The model Holland & Barrett is developing is in response to changing expectations. “What we don’t want is a digital experience that takes customers to outer space, that nobody can reach, you want the digital experience that really strikes a chord with the consumer, that gives them all the ease they expect, and all the information that they expect as they go along,” he adds.
“The High Street is not dead, its evolving” says Keen. “If you look at the stores of tomorrow they look like Made.com, they are very experiential but very digital in the interaction they have with customers, or they probably have a coffee shop like Waterstone’s. The experience and touch points with the customer are changing digital,” he adds.
In June 2017, Holland & Barrett was bought by L1 Capital, retail arm of the Letter One fund headed up by Russian oil billionaire Mikhail Fridman. At the time Stephan DuCharme, L1’s Retail managing partner said Holland & Barrett had “attractive growth positions in other European and international markets..We believe that the company is well positioned to benefit from structural growth in the growing £10bn health and wellness market and has multiple levers for long-term growth and value creation.”
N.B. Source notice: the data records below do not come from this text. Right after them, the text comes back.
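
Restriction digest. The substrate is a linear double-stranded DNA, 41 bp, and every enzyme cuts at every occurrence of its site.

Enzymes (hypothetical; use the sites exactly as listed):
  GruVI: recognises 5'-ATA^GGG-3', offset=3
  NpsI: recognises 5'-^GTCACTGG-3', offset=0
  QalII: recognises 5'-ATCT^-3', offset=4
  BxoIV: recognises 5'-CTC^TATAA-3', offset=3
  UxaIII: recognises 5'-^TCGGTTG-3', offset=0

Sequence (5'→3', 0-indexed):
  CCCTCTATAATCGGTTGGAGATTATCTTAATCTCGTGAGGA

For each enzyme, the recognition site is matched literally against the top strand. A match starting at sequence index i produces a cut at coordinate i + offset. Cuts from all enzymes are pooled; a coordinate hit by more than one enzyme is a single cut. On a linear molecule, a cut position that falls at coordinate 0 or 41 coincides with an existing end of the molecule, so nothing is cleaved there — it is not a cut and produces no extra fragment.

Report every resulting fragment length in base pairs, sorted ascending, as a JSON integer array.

[5,5,6,8,17]

Per-enzyme occurrences:
  GruVI (ATAGGG, off=3): no sites
  NpsI (GTCACTGG, off=0): no sites
  QalII (ATCT, off=4): starts [23, 29] → cuts [27, 33]
  BxoIV (CTCTATAA, off=3): starts [2] → cuts [5]
  UxaIII (TCGGTTG, off=0): starts [10] → cuts [10]

All cut coordinates (distinct, sorted): [5, 10, 27, 33]

Fragment lengths:
  [0,5): 5 bp
  [5,10): 5 bp
  [10,27): 17 bp
  [27,33): 6 bp
  [33,41): 8 bp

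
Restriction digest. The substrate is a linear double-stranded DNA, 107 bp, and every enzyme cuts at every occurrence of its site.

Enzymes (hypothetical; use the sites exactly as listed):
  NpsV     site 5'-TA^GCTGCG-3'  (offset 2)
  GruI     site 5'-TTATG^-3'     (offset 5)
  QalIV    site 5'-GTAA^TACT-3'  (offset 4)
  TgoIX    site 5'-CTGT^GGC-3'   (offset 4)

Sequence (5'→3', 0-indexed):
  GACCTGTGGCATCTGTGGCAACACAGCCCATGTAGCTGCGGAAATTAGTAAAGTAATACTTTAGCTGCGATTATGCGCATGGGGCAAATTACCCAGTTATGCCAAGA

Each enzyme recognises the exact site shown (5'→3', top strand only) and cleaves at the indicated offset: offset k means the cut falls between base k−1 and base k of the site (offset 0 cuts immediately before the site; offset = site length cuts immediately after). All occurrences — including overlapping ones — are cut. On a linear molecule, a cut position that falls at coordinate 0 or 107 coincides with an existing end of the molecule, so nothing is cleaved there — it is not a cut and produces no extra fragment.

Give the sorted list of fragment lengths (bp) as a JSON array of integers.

[6,7,7,9,12,18,22,26]

Per-enzyme occurrences:
  NpsV (TAGCTGCG, off=2): starts [32, 61] → cuts [34, 63]
  GruI (TTATG, off=5): starts [70, 96] → cuts [75, 101]
  QalIV (GTAATACT, off=4): starts [52] → cuts [56]
  TgoIX (CTGTGGC, off=4): starts [3, 12] → cuts [7, 16]

All cut coordinates (distinct, sorted): [7, 16, 34, 56, 63, 75, 101]

Fragments:
  [0,7): 7 bp
  [7,16): 9 bp
  [16,34): 18 bp
  [34,56): 22 bp
  [56,63): 7 bp
  [63,75): 12 bp
  [75,101): 26 bp
  [101,107): 6 bp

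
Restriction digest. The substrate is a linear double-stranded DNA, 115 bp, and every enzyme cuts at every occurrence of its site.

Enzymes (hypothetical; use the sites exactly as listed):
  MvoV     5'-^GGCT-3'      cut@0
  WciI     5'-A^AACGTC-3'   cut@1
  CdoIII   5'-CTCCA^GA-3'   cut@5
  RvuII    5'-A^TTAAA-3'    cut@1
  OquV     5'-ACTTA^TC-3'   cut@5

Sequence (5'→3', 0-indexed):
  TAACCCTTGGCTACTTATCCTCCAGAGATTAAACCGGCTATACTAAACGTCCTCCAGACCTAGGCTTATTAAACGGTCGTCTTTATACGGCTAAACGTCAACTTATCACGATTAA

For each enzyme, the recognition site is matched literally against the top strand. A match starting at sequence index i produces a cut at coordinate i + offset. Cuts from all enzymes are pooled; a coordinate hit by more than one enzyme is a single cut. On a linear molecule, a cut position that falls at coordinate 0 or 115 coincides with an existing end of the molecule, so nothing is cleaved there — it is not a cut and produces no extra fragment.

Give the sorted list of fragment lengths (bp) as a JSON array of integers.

[4,5,6,6,7,7,8,9,10,10,11,12,20]

Scan for sites:
  MvoV (GGCT, off=0): starts [8, 35, 62, 88] → cuts [8, 35, 62, 88]
  WciI (AAACGTC, off=1): starts [44, 92] → cuts [45, 93]
  CdoIII (CTCCAGA, off=5): starts [19, 51] → cuts [24, 56]
  RvuII (ATTAAA, off=1): starts [27, 67] → cuts [28, 68]
  OquV (ACTTATC, off=5): starts [12, 100] → cuts [17, 105]

All cut coordinates (distinct, sorted): [8, 17, 24, 28, 35, 45, 56, 62, 68, 88, 93, 105]

Fragments:
  [0,8): 8 bp
  [8,17): 9 bp
  [17,24): 7 bp
  [24,28): 4 bp
  [28,35): 7 bp
  [35,45): 10 bp
  [45,56): 11 bp
  [56,62): 6 bp
  [62,68): 6 bp
  [68,88): 20 bp
  [88,93): 5 bp
  [93,105): 12 bp
  [105,115): 10 bp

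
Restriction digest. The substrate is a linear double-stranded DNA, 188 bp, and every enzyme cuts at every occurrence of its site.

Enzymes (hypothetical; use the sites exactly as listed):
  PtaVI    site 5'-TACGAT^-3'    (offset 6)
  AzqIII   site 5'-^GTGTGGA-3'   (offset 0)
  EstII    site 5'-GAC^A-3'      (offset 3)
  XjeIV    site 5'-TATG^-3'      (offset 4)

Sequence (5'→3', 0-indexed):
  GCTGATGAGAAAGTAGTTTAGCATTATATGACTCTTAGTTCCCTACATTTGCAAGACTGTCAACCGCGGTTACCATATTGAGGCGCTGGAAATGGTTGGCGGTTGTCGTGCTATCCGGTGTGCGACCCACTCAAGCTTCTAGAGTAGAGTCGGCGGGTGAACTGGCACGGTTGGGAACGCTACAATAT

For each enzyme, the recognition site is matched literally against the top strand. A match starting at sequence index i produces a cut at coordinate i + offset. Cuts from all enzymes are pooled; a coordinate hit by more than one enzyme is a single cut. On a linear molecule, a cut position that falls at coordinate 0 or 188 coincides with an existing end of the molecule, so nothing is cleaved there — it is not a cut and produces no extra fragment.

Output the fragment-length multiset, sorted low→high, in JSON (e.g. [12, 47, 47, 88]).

[30,158]

Per-enzyme occurrences:
  PtaVI (TACGAT, off=6): no sites
  AzqIII (GTGTGGA, off=0): no sites
  EstII (GACA, off=3): no sites
  XjeIV (TATG, off=4): starts [26] → cuts [30]

Pooled cuts: [30]

Fragments:
  [0,30): 30 bp
  [30,188): 158 bp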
Keen says the investor saw the potential to develop the group’s technology. “We hadn’t taken the next leap to digital experience and become a digitally led champion of well-being,” he says. A McKinsey-developed strategy focused on seven pillars for digital/international growth has been added. “At the heart of this is how do you tie the customer mission to how you can deliver that with ease through digital engagement?”
Keen is also personally involved in deal-making, having recently acquired a business in Belgium. “We’ve got 20 stores and growing in Belgium and we’ve just put a management team into it to expand the website- which is growing at something like 20%. I did the same in Sweden, bought a business there, we’re setting up in Singapore. Holland & Barrett now sells in 16 countries.”
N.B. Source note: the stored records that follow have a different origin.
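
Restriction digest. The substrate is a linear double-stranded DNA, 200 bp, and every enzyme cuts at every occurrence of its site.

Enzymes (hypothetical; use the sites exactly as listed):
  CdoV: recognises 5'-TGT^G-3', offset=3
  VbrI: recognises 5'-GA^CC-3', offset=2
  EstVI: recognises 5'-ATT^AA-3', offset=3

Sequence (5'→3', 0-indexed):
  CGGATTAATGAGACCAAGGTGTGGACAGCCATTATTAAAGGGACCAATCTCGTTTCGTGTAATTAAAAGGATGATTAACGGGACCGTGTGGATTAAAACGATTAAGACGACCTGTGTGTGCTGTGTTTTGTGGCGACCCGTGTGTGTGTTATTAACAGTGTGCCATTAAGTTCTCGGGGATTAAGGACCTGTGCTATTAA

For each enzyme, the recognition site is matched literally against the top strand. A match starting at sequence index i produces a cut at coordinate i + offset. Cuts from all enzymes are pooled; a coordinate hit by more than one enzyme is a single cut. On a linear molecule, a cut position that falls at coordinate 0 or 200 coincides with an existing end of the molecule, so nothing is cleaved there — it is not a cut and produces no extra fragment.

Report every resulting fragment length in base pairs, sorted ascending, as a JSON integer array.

Per-enzyme occurrences:
  CdoV (TGTG, off=3): starts [19, 86, 112, 114, 116, 121, 128, 140, 142, 144, 158, 189] → cuts [22, 89, 115, 117, 119, 124, 131, 143, 145, 147, 161, 192]
  VbrI (GACC, off=2): starts [11, 41, 81, 108, 134, 185] → cuts [13, 43, 83, 110, 136, 187]
  EstVI (ATTAA, off=3): starts [3, 33, 61, 73, 91, 100, 150, 164, 179, 195] → cuts [6, 36, 64, 76, 94, 103, 153, 167, 182, 198]

Pooled cuts: [6, 13, 22, 36, 43, 64, 76, 83, 89, 94, 103, 110, 115, 117, 119, 124, 131, 136, 143, 145, 147, 153, 161, 167, 182, 187, 192, 198]

Fragments:
  [0,6): 6 bp
  [6,13): 7 bp
  [13,22): 9 bp
  [22,36): 14 bp
  [36,43): 7 bp
  [43,64): 21 bp
  [64,76): 12 bp
  [76,83): 7 bp
  [83,89): 6 bp
  [89,94): 5 bp
  [94,103): 9 bp
  [103,110): 7 bp
  [110,115): 5 bp
  [115,117): 2 bp
  [117,119): 2 bp
  [119,124): 5 bp
  [124,131): 7 bp
  [131,136): 5 bp
  [136,143): 7 bp
  [143,145): 2 bp
  [145,147): 2 bp
  [147,153): 6 bp
  [153,161): 8 bp
  [161,167): 6 bp
  [167,182): 15 bp
  [182,187): 5 bp
  [187,192): 5 bp
  [192,198): 6 bp
  [198,200): 2 bp

[2,2,2,2,2,5,5,5,5,5,5,6,6,6,6,6,7,7,7,7,7,7,8,9,9,12,14,15,21]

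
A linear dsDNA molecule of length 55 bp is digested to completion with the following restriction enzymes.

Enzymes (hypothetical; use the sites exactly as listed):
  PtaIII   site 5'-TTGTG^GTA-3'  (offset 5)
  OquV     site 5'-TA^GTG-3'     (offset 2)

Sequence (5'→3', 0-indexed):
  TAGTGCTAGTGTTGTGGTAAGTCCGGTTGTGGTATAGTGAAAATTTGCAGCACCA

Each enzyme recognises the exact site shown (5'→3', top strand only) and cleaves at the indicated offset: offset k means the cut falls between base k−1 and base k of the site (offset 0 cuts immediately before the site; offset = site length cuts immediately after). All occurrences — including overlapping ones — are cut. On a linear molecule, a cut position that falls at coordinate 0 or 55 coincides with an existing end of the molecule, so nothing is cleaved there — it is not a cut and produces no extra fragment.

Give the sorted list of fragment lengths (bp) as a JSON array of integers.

Per-enzyme occurrences:
  PtaIII (TTGTGGTA, off=5): starts [11, 26] → cuts [16, 31]
  OquV (TAGTG, off=2): starts [0, 6, 34] → cuts [2, 8, 36]

Pooled cuts: [2, 8, 16, 31, 36]

Fragments:
  [0,2): 2 bp
  [2,8): 6 bp
  [8,16): 8 bp
  [16,31): 15 bp
  [31,36): 5 bp
  [36,55): 19 bp

[2,5,6,8,15,19]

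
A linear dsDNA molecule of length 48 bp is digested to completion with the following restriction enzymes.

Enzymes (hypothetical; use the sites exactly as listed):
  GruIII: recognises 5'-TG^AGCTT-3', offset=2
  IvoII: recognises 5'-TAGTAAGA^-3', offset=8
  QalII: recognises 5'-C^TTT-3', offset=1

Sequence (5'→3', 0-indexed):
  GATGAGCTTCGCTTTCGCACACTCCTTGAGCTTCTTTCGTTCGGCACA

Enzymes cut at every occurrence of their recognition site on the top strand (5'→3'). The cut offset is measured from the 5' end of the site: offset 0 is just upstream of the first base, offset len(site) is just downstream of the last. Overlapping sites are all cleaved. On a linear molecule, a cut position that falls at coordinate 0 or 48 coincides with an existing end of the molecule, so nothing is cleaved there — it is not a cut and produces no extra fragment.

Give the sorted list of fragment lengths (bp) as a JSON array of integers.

[4,6,8,14,16]

Site scan:
  GruIII TGAGCTT/2: at [2, 26] ⇒ [4, 28]
  IvoII (TAGTAAGA, off=8): no sites
  QalII CTTT/1: at [11, 33] ⇒ [12, 34]

All cut coordinates (distinct, sorted): [4, 12, 28, 34]

Fragment lengths:
  [0,4): 4 bp
  [4,12): 8 bp
  [12,28): 16 bp
  [28,34): 6 bp
  [34,48): 14 bp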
The company is now in major European economies with over 300 stores in mainland Europe and through pharmacy groups such as Apollo in India and AS Watson in Hong Kong. One big omission is the American market. “We looked and in our opinion the US is over-shopped, over there everything’s genetically modified, which doesn’t fit with Holland & Barrett,” he says.
One challenge is managing the group’s vast estate where a combination of 10-year leases with 5-year breaks is the norm, and average lease length is 3.7 years. “I have to churn that estate because parts are not necessarily fit to be digitally-led stores,” he explains.
Keen says he is still ambitious for himself and the group, especially taking a private-equity owned business into its new owner. “I feel that I can still add value as the CFO and I can still push the boundaries with the business going forward. I’ve never stayed at a business 2nd generation before,” he reveals.
“I put some skin in the game and I stayed because I am convinced Letter One have a vision of where they can take it. They said: ‘We didn’t buy this business for its history, we bought it for the potential of what we think it can do’,” he adds.